Well, we still have the problem under 8.4. astrophel, an 8.4.2
machine, failed to autoupdate to 8.4.3 because of a stale utmp entry
which doesn't show up in /usr/bin/finger or w.
Upon investigation, the most likely culprit in this case seems to be
an xterm which didn't die properly. I can reproduce the condition by
running xterm and sending it a kill -9. These entries don't show up
in /usr/bin/finger or w because:
* /usr/bin/finger and w both ignore entries if ut_user doesn't
exist in the passwd file.
* w also ignores entries if ut_pid doesn't exist in the
process table.
(So if I start xterm and kill -9 it, I get a stale utmp entry which
shows up in /usr/athena/bin/finger and /usr/bin/finger, but not in w.
Yay consistency.)
Solaris has a daemon which runs around cleaning up stale utmp entries
(basically changes USER_PROCESS to DEAD_PROCESS if the pid no longer
exists).

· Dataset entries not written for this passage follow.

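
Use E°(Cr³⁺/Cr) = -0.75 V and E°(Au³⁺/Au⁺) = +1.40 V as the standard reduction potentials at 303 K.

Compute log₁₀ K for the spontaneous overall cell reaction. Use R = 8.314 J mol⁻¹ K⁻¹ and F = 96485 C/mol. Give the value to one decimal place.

214.6

Cathode: Au³⁺/Au⁺; anode: Cr³⁺/Cr. E°cell = (+1.40) − (-0.75) = +2.15 V, with n = 6.
ΔG° = −nFE° = −RT ln K, so ln K = nFE°/(RT) = (6)(96485)(+2.15) / ((8.314)(303)) = 494.080.
log₁₀ K = 494.080 / ln 10 = 214.6.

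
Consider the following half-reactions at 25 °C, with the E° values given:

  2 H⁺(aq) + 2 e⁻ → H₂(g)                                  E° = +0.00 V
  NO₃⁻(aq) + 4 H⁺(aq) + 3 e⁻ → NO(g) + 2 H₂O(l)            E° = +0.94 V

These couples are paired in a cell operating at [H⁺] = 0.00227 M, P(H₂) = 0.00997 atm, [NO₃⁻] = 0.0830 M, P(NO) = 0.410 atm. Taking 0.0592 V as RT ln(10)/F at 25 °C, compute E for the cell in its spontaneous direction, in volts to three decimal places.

NO₃⁻/NO is the cathode (higher E°), H⁺/H₂ the anode: E°cell = +0.94 − (+0.00) = +0.94 V, n = 6.
Overall: 2 NO₃⁻(aq) + 2 H⁺(aq) + 3 H₂(g) → 2 NO(g) + 4 H₂O(l)
Q = P(NO)^2 / ([NO₃⁻]^2·[H⁺]^2·P(H₂)^3); log Q = 12.679.
E = E° − (0.0592/n) log Q = +0.94 − (0.0592/6)(12.679) = +0.815 V.

+0.815 V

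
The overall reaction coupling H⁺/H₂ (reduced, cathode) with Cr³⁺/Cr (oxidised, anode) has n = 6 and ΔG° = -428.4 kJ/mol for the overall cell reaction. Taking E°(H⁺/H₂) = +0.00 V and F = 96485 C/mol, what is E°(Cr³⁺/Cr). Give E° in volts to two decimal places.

-0.74 V

E°cell = −ΔG°/(nF) = −(-428.4×10³)/((6)(96485)) = +0.740 V.
Since H⁺/H₂ is the cathode and Cr³⁺/Cr the anode, E°cell = E°(H⁺/H₂) − E°(Cr³⁺/Cr).
So E°(Cr³⁺/Cr) = E°(H⁺/H₂) − E°cell = (+0.00) − (+0.740) = -0.74 V.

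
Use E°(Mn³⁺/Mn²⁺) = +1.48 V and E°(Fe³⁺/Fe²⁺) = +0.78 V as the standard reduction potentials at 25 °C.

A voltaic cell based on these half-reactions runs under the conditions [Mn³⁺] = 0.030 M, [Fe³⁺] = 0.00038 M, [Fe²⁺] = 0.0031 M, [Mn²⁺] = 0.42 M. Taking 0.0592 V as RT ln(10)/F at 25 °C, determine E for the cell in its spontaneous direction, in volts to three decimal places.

Mn³⁺/Mn²⁺ is the cathode (higher E°), Fe³⁺/Fe²⁺ the anode: E°cell = +1.48 − (+0.78) = +0.70 V, n = 1.
Overall: Mn³⁺(aq) + Fe²⁺(aq) → Mn²⁺(aq) + Fe³⁺(aq)
Q = [Mn²⁺]·[Fe³⁺] / ([Mn³⁺]·[Fe²⁺]); log Q = 0.235.
E = E° − (0.0592/n) log Q = +0.70 − (0.0592/1)(0.235) = +0.686 V.

+0.686 V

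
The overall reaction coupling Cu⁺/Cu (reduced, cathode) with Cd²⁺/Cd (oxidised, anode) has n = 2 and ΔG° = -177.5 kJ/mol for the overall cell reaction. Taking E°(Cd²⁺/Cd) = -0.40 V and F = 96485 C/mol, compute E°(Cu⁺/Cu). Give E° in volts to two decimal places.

E°cell = −ΔG°/(nF) = −(-177.5×10³)/((2)(96485)) = +0.920 V.
Since Cu⁺/Cu is the cathode and Cd²⁺/Cd the anode, E°cell = E°(Cu⁺/Cu) − E°(Cd²⁺/Cd).
So E°(Cu⁺/Cu) = E°cell + E°(Cd²⁺/Cd) = +0.920 + (-0.40) = +0.52 V.

+0.52 V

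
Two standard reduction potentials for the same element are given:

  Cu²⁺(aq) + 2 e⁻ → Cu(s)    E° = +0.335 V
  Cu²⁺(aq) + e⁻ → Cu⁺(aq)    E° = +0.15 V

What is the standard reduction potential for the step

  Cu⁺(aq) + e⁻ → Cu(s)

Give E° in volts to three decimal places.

Sequential free energies add, so n₃E°₃ = n₁E°₁ + n₂E°₂.
With n₃ = 2, and the known step contributing 1×(+0.15) V, the unknown satisfies 1·E° = 2×(+0.335) − 1×(+0.15) = +0.520.
E° = +0.520 / 1 = +0.520 V.

+0.520 V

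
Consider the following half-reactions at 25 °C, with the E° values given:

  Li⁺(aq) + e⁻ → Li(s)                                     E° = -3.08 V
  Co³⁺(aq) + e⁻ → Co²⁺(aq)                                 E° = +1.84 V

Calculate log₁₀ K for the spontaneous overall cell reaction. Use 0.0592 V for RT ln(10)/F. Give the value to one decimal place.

Cathode: Co³⁺/Co²⁺; anode: Li⁺/Li. E°cell = +4.92 V, n = 1.
log K = nE°cell / 0.0592 = (1)(+4.92) / 0.0592 = 83.1.

83.1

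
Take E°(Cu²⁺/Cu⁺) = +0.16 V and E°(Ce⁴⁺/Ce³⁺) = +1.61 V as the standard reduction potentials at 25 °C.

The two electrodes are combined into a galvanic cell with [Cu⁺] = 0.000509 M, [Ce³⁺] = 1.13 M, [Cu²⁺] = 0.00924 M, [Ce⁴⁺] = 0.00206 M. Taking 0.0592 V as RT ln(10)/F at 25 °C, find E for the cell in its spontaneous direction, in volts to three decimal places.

+1.213 V

Ce⁴⁺/Ce³⁺ is the cathode (higher E°), Cu²⁺/Cu⁺ the anode: E°cell = +1.61 − (+0.16) = +1.45 V, n = 1.
Overall: Ce⁴⁺(aq) + Cu⁺(aq) → Ce³⁺(aq) + Cu²⁺(aq)
Q = [Ce³⁺]·[Cu²⁺] / ([Ce⁴⁺]·[Cu⁺]); log Q = 3.998.
E = E° − (0.0592/n) log Q = +1.45 − (0.0592/1)(3.998) = +1.213 V.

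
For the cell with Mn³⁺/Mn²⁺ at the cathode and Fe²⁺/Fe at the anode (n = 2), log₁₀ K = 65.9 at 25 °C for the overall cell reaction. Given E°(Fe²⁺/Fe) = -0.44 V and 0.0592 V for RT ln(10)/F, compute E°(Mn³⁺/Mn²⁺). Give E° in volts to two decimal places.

+1.51 V

E°cell = (0.0592/n)·log K = (0.0592/2)(65.9) = +1.951 V.
Since Mn³⁺/Mn²⁺ is the cathode and Fe²⁺/Fe the anode, E°cell = E°(Mn³⁺/Mn²⁺) − E°(Fe²⁺/Fe).
So E°(Mn³⁺/Mn²⁺) = E°cell + E°(Fe²⁺/Fe) = +1.951 + (-0.44) = +1.51 V.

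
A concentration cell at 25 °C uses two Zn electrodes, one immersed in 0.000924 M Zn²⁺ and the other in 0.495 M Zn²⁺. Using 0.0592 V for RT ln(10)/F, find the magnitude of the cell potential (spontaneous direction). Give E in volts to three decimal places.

For a concentration cell E°cell = 0. The 0.495 M side is the cathode (reduction is favoured where [Zn²⁺] is higher).
With n = 2, E = −(0.0592/2) log([Zn²⁺]ₐₙ/[Zn²⁺]꜀ₐₜ) = −(0.0592/2) log(0.000924/0.495) = −(0.0592/2)(-2.729) = +0.081 V.

+0.081 V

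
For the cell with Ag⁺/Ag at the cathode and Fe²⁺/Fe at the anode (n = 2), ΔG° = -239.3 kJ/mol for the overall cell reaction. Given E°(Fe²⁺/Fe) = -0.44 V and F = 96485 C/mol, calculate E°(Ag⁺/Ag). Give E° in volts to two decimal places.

E°cell = −ΔG°/(nF) = −(-239.3×10³)/((2)(96485)) = +1.240 V.
Since Ag⁺/Ag is the cathode and Fe²⁺/Fe the anode, E°cell = E°(Ag⁺/Ag) − E°(Fe²⁺/Fe).
So E°(Ag⁺/Ag) = E°cell + E°(Fe²⁺/Fe) = +1.240 + (-0.44) = +0.80 V.

+0.80 V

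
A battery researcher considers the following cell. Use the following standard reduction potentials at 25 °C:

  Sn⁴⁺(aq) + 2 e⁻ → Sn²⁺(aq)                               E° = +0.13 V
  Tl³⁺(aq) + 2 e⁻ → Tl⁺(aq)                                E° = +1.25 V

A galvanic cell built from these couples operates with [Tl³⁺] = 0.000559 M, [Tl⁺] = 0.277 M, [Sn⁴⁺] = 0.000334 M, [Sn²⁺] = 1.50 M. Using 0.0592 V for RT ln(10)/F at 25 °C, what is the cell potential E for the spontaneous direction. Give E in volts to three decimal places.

Tl³⁺/Tl⁺ is the cathode (higher E°), Sn⁴⁺/Sn²⁺ the anode: E°cell = +1.25 − (+0.13) = +1.12 V, n = 2.
Overall: Tl³⁺(aq) + Sn²⁺(aq) → Tl⁺(aq) + Sn⁴⁺(aq)
Q = [Tl⁺]·[Sn⁴⁺] / ([Tl³⁺]·[Sn²⁺]); log Q = -0.957.
E = E° − (0.0592/n) log Q = +1.12 − (0.0592/2)(-0.957) = +1.148 V.

+1.148 V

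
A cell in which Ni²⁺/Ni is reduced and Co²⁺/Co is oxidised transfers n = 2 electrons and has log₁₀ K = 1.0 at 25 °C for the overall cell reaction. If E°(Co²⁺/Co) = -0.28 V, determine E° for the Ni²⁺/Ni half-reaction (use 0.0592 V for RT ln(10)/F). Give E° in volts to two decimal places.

-0.25 V

E°cell = (0.0592/n)·log K = (0.0592/2)(1.0) = +0.030 V.
Since Ni²⁺/Ni is the cathode and Co²⁺/Co the anode, E°cell = E°(Ni²⁺/Ni) − E°(Co²⁺/Co).
So E°(Ni²⁺/Ni) = E°cell + E°(Co²⁺/Co) = +0.030 + (-0.28) = -0.25 V.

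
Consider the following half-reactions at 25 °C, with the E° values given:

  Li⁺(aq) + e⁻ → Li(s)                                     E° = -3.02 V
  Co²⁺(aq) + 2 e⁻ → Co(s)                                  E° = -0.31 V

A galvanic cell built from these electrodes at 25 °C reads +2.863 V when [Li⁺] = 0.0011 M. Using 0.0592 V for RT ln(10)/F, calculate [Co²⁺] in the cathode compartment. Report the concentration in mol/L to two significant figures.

Co²⁺/Co is the cathode, Li⁺/Li the anode: E°cell = +2.71 V, n = 2.
Overall reaction: Co²⁺(aq) + 2 Li(s) → Co(s) + 2 Li⁺(aq); Q = [Li⁺]^2/[Co²⁺]^1.
From E = E° − (0.0592/n) log Q: log Q = (E° − E)·n/0.0592 = (+2.71 − (+2.863))·2/0.0592 = -5.1689.
So 1·log[Co²⁺] = 2·log(0.0011) − log Q = -5.9172 − (-5.1689) = -0.7483; [Co²⁺] = 10^(-0.7483) ≈ 0.18 M.

0.18 M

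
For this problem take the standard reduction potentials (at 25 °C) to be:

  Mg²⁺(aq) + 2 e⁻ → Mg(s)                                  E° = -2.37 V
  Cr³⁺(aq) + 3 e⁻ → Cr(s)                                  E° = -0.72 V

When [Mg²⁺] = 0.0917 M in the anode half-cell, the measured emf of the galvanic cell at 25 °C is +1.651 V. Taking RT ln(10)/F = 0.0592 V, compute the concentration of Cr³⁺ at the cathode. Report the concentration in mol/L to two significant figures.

0.031 M

Cr³⁺/Cr is the cathode, Mg²⁺/Mg the anode: E°cell = +1.65 V, n = 6.
Overall reaction: 2 Cr³⁺(aq) + 3 Mg(s) → 2 Cr(s) + 3 Mg²⁺(aq); Q = [Mg²⁺]^3/[Cr³⁺]^2.
From E = E° − (0.0592/n) log Q: log Q = (E° − E)·n/0.0592 = (+1.65 − (+1.651))·6/0.0592 = -0.1014.
So 2·log[Cr³⁺] = 3·log(0.0917) − log Q = -3.1129 − (-0.1014) = -3.0115; log[Cr³⁺] = -3.0115 / 2 = -1.5057; [Cr³⁺] = 10^(-1.5057) ≈ 0.031 M.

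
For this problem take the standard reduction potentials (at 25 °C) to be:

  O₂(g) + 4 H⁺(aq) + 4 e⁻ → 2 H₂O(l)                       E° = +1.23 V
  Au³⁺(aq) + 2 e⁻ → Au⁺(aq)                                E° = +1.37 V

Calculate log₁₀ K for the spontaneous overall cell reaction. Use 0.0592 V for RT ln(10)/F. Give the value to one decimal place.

Cathode: Au³⁺/Au⁺; anode: O₂/H₂O. E°cell = +0.14 V, n = 4.
log K = nE°cell / 0.0592 = (4)(+0.14) / 0.0592 = 9.5.

9.5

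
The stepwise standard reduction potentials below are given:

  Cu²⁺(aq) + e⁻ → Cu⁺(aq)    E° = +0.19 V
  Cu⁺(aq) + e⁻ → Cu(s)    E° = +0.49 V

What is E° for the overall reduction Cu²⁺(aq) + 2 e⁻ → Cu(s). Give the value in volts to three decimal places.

+0.340 V

Since ΔG° = −nFE° is additive over sequential reductions, n₃E°₃ = n₁E°₁ + n₂E°₂.
E°₃ = (1×+0.19 + 1×+0.49) / 2 = (+0.680) / 2 = +0.340 V.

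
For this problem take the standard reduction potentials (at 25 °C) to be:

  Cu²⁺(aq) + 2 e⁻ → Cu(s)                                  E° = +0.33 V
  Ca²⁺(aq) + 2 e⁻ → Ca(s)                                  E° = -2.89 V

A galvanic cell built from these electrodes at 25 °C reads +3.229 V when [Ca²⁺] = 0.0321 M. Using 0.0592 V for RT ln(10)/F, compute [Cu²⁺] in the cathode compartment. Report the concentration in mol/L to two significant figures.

Cu²⁺/Cu is the cathode, Ca²⁺/Ca the anode: E°cell = +3.22 V, n = 2.
Overall reaction: Cu²⁺(aq) + Ca(s) → Cu(s) + Ca²⁺(aq); Q = [Ca²⁺]^1/[Cu²⁺]^1.
From E = E° − (0.0592/n) log Q: log Q = (E° − E)·n/0.0592 = (+3.22 − (+3.229))·2/0.0592 = -0.3041.
So 1·log[Cu²⁺] = 1·log(0.0321) − log Q = -1.4935 − (-0.3041) = -1.1894; [Cu²⁺] = 10^(-1.1894) ≈ 0.065 M.

0.065 M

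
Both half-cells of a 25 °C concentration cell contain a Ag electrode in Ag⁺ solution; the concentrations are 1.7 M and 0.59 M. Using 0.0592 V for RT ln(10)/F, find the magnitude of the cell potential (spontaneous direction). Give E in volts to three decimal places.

+0.027 V

For a concentration cell E°cell = 0. The 1.7 M side is the cathode (reduction is favoured where [Ag⁺] is higher).
With n = 1, E = −(0.0592/1) log([Ag⁺]ₐₙ/[Ag⁺]꜀ₐₜ) = −(0.0592/1) log(0.59/1.7) = −(0.0592/1)(-0.460) = +0.027 V.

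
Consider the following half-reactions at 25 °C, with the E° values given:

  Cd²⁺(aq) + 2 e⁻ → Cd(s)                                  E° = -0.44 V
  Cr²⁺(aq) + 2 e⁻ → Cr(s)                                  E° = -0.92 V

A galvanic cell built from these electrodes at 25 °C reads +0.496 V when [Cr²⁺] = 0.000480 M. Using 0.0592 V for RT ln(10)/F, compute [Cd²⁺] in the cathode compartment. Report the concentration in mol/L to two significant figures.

0.0017 M

Cd²⁺/Cd is the cathode, Cr²⁺/Cr the anode: E°cell = +0.48 V, n = 2.
Overall reaction: Cd²⁺(aq) + Cr(s) → Cd(s) + Cr²⁺(aq); Q = [Cr²⁺]^1/[Cd²⁺]^1.
From E = E° − (0.0592/n) log Q: log Q = (E° − E)·n/0.0592 = (+0.48 − (+0.496))·2/0.0592 = -0.5405.
So 1·log[Cd²⁺] = 1·log(0.00048) − log Q = -3.3188 − (-0.5405) = -2.7783; [Cd²⁺] = 10^(-2.7783) ≈ 0.0017 M.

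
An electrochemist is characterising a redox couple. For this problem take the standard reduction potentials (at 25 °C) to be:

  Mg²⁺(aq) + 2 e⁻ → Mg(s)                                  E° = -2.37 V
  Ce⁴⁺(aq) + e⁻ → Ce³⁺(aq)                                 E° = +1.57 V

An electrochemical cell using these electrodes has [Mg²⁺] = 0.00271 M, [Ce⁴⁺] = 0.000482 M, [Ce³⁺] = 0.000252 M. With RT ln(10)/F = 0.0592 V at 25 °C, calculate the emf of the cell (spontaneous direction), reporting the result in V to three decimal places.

+4.033 V

Ce⁴⁺/Ce³⁺ is the cathode (higher E°), Mg²⁺/Mg the anode: E°cell = +1.57 − (-2.37) = +3.94 V, n = 2.
Overall: 2 Ce⁴⁺(aq) + Mg(s) → 2 Ce³⁺(aq) + Mg²⁺(aq)
Q = [Ce³⁺]^2·[Mg²⁺] / ([Ce⁴⁺]^2); log Q = -3.130.
E = E° − (0.0592/n) log Q = +3.94 − (0.0592/2)(-3.130) = +4.033 V.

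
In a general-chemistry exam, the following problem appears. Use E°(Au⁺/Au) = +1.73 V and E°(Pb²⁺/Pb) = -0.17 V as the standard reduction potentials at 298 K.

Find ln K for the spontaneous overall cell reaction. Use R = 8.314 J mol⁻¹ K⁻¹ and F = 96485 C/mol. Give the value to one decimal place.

148.0

Cathode: Au⁺/Au; anode: Pb²⁺/Pb. E°cell = (+1.73) − (-0.17) = +1.90 V, with n = 2.
ΔG° = −nFE° = −RT ln K, so ln K = nFE°/(RT) = (2)(96485)(+1.90) / ((8.314)(298)) = 147.985.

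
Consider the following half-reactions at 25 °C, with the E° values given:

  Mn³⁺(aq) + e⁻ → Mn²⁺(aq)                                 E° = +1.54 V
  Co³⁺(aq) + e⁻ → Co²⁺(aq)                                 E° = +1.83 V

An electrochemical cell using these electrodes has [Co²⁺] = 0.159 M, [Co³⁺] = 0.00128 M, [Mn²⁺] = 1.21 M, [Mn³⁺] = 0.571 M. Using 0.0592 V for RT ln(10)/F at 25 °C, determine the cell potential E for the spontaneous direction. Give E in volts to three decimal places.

+0.185 V

Co³⁺/Co²⁺ is the cathode (higher E°), Mn³⁺/Mn²⁺ the anode: E°cell = +1.83 − (+1.54) = +0.29 V, n = 1.
Overall: Co³⁺(aq) + Mn²⁺(aq) → Co²⁺(aq) + Mn³⁺(aq)
Q = [Co²⁺]·[Mn³⁺] / ([Co³⁺]·[Mn²⁺]); log Q = 1.768.
E = E° − (0.0592/n) log Q = +0.29 − (0.0592/1)(1.768) = +0.185 V.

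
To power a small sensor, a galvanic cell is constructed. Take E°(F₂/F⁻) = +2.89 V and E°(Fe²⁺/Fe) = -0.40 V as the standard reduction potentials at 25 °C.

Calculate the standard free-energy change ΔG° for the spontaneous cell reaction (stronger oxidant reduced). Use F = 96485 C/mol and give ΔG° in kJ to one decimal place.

-634.9 kJ

F₂/F⁻ (E° = +2.89 V) is the cathode; Fe²⁺/Fe (E° = -0.40 V) is the anode, so E°cell = +3.29 V.
Balancing electrons gives n = 2 (lcm of 2 and 2).
ΔG° = −nFE° = −(2)(96485)(+3.29) = -634,871 J = -634.9 kJ.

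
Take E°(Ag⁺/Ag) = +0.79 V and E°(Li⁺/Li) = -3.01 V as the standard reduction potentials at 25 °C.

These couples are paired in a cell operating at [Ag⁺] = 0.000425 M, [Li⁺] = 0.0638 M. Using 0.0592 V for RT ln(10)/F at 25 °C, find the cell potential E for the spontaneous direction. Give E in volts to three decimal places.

Ag⁺/Ag is the cathode (higher E°), Li⁺/Li the anode: E°cell = +0.79 − (-3.01) = +3.80 V, n = 1.
Overall: Ag⁺(aq) + Li(s) → Ag(s) + Li⁺(aq)
Q = [Li⁺] / ([Ag⁺]); log Q = 2.176.
E = E° − (0.0592/n) log Q = +3.80 − (0.0592/1)(2.176) = +3.671 V.

+3.671 V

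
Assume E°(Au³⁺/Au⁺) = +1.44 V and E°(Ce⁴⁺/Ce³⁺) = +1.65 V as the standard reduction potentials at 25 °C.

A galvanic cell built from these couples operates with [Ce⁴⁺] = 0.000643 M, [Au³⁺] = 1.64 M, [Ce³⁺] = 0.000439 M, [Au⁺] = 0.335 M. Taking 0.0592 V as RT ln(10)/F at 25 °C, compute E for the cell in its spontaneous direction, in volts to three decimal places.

+0.199 V

Ce⁴⁺/Ce³⁺ is the cathode (higher E°), Au³⁺/Au⁺ the anode: E°cell = +1.65 − (+1.44) = +0.21 V, n = 2.
Overall: 2 Ce⁴⁺(aq) + Au⁺(aq) → 2 Ce³⁺(aq) + Au³⁺(aq)
Q = [Ce³⁺]^2·[Au³⁺] / ([Ce⁴⁺]^2·[Au⁺]); log Q = 0.358.
E = E° − (0.0592/n) log Q = +0.21 − (0.0592/2)(0.358) = +0.199 V.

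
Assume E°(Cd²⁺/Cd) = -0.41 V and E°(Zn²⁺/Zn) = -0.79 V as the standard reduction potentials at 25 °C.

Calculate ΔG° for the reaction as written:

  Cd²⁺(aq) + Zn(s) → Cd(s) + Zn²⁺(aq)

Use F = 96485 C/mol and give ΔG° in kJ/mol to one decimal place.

-73.3 kJ/mol

As written, Cd²⁺/Cd is reduced (cathode) and Zn²⁺/Zn is oxidised (anode), so E°cell = (-0.41) − (-0.79) = +0.38 V.
Balancing electrons gives n = 2.
ΔG° = −nFE° = −(2)(96485)(+0.38) = -73,329 J = -73.3 kJ/mol.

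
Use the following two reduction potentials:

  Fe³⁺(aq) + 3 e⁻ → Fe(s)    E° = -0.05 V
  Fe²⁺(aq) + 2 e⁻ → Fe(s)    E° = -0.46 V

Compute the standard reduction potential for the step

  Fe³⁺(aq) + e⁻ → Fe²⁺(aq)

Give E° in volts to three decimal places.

Sequential free energies add, so n₃E°₃ = n₁E°₁ + n₂E°₂.
With n₃ = 3, and the known step contributing 2×(-0.46) V, the unknown satisfies 1·E° = 3×(-0.05) − 2×(-0.46) = +0.770.
E° = +0.770 / 1 = +0.770 V.

+0.770 V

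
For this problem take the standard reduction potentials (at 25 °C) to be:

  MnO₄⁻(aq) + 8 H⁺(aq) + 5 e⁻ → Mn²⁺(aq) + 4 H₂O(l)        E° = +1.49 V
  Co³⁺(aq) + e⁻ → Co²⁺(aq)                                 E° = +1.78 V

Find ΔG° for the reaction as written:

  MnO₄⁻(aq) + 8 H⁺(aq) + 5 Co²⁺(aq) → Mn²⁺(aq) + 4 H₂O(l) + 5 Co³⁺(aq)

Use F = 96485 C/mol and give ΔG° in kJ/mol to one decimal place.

As written, MnO₄⁻/Mn²⁺ is reduced (cathode) and Co³⁺/Co²⁺ is oxidised (anode), so E°cell = (+1.49) − (+1.78) = -0.29 V.
Balancing electrons gives n = 5.
ΔG° = −nFE° = −(5)(96485)(-0.29) = 139,903 J = +139.9 kJ/mol.

+139.9 kJ/mol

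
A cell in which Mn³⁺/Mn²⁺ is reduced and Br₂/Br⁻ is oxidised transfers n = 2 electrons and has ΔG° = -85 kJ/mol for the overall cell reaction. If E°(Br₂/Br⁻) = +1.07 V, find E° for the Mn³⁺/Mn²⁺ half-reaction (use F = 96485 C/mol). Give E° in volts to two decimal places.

+1.51 V

E°cell = −ΔG°/(nF) = −(-85×10³)/((2)(96485)) = +0.440 V.
Since Mn³⁺/Mn²⁺ is the cathode and Br₂/Br⁻ the anode, E°cell = E°(Mn³⁺/Mn²⁺) − E°(Br₂/Br⁻).
So E°(Mn³⁺/Mn²⁺) = E°cell + E°(Br₂/Br⁻) = +0.440 + (+1.07) = +1.51 V.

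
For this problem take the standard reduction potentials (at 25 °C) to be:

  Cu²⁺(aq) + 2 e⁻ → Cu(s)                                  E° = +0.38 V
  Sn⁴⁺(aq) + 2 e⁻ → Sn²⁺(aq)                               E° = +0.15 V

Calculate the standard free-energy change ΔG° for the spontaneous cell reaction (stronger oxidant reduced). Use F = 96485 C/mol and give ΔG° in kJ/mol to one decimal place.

Cu²⁺/Cu (E° = +0.38 V) is the cathode; Sn⁴⁺/Sn²⁺ (E° = +0.15 V) is the anode, so E°cell = +0.23 V.
Balancing electrons gives n = 2 (lcm of 2 and 2).
ΔG° = −nFE° = −(2)(96485)(+0.23) = -44,383 J = -44.4 kJ/mol.

-44.4 kJ/mol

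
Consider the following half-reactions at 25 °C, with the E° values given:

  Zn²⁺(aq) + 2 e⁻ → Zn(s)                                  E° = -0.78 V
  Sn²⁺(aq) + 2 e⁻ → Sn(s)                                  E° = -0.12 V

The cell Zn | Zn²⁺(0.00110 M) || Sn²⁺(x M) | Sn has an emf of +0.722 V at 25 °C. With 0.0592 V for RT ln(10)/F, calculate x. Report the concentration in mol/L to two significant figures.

0.14 M

Sn²⁺/Sn is the cathode, Zn²⁺/Zn the anode: E°cell = +0.66 V, n = 2.
Overall reaction: Sn²⁺(aq) + Zn(s) → Sn(s) + Zn²⁺(aq); Q = [Zn²⁺]^1/[Sn²⁺]^1.
From E = E° − (0.0592/n) log Q: log Q = (E° − E)·n/0.0592 = (+0.66 − (+0.722))·2/0.0592 = -2.0946.
So 1·log[Sn²⁺] = 1·log(0.0011) − log Q = -2.9586 − (-2.0946) = -0.8640; [Sn²⁺] = 10^(-0.8640) ≈ 0.14 M.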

Perhaps Linux needs something similar. In the meantime, I
think we can solve the important part of the problem by checking for
the existence of ut_pid in xlogin's utmp checking routines.
Following is some data leading up to my conclusions. First, the
indication of the bogus entry I found on astrophel:
astrophel% /usr/athena/bin/finger
Local:
Login Name TTY Idle When Office
alexp ???
ghudson Greg Hudson p1 Thu 10:59 E40-342D x3-0825
astrophel% w
11:16am up 6 days, 12:34, 2 users, load average: 1.00, 1.00, 1.00
USER TTY FROM LOGIN@ IDLE JCPU PCPU WHAT
ghudson pts/1 egyptian-gods.mi 10:59am 0.00s 0.24s 0.01s w
astrophel% /usr/bin/finger
Login Name Tty Idle Login Time Office Office Phone
ghudson Greg Hudson pts/1 Jun 15 10:59 (egyptian-gods.mit.edu)
I dumped the utmp file (using /mit/ghudson/tmp/dumputmp.c) and the two
alexp entries were:
alexp 047,051,000,000 pts/3 25398 DEAD_PROCESS 000000,00 960852641
alexp 047,052,000,000 pts/4 24650 USER_PROCESS 000000,00 960834566
The most recent "last" line for alexp on pts/4 is:
alexp pts/4 Mon Jun 12 14:29 still logged in
which suggests that this is a simple case of something failing to
clean up utmp. Since no remote host is listed in the initial wtmp
entry (sshd, rlogind, and telnetd all put in a remote host), and the
pty is pts/4, the culprit would seem to be xterm.